- Origin: Glendale, California, United States
- Genres: Alternative rock;
- Years active: 1987–1997
- Members: Jay Jay Encarnacion; Kimi Ward Encarnacion; Tim DePala; Gugut Salgado;

= Moonpools & Caterpillars =

American musical group

Moonpools & Caterpillars were a Filipino American alternative rock band based in California. They released three albums commercially, The Pink Album (self-released), Lucky Dumpling (1995, Elektra Records), and 12 Songs (self-released). Lucky Dumpling was produced by Richard Gottehrer. Their first album, The Pink Album, was a recording of a live show at Los Angeles's Whisky a Go Go, where many of their early shows were played. The band's music was featured in the movies The Baby-Sitters Club (1995), Wish Upon a Star (1996), and Frozen Stars (2003). Their song "Hear" was used in a 1995 VW Drivers Wanted commercial.

The "moonpools" portion of their name is in reference to Sealab 2020.
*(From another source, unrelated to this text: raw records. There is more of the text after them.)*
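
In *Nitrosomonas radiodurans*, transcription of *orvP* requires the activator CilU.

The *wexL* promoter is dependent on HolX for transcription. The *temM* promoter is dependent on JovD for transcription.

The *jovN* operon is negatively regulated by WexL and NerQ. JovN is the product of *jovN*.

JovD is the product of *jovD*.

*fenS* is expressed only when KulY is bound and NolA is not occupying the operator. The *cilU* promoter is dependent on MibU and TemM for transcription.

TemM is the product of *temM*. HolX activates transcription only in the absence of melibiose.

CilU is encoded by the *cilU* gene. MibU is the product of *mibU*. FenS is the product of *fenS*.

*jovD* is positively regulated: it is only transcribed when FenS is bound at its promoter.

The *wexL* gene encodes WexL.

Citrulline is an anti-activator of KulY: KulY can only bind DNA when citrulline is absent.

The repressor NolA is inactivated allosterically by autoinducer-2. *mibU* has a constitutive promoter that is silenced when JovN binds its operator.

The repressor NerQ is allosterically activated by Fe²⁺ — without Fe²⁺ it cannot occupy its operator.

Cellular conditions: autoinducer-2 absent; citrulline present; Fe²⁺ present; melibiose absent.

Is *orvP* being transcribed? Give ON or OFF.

OFF

Melibiose is absent, so HolX is active.
No repressor is bound and HolX is active, so *wexL* is transcribed.
So WexL is produced and active.
Fe²⁺ is present, so NerQ is active.
With repressor WexL bound, *jovN* is not transcribed.
So JovN is not produced.
With no repressor bound, *mibU* is transcribed.
So MibU is produced and active.
Citrulline is present, so KulY is inactive.
Autoinducer-2 is absent, so NolA is active.
With repressor NolA bound, *fenS* is not transcribed.
So FenS is not produced.
Required activator FenS is absent, so *jovD* is not transcribed.
So JovD is not produced.
Required activator JovD is absent, so *temM* is not transcribed.
So TemM is not produced.
Required activator TemM is absent, so *cilU* is not transcribed.
So CilU is not produced.
Required activator CilU is absent, so *orvP* is not transcribed.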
Lead singer Kimi Ward Encarnacion is known for being very energetic on stage. Jay Jay Encarnacion gave Moonpools & Caterpillars their distinct guitar sounds, which varied from ethereal chorusing to large, wall-of-sound distortion. Bassist Tim DePala and drummer Gugut Salgado were the other two members of the band. In part because three of the members of the band were Filipino, the band always had a presence on the Pinoy rock scene. In 2014, after a return to Whisky a Go Go, the band returned to the Philippines after a seventeen-year absence and were met by enthusiastic crowds.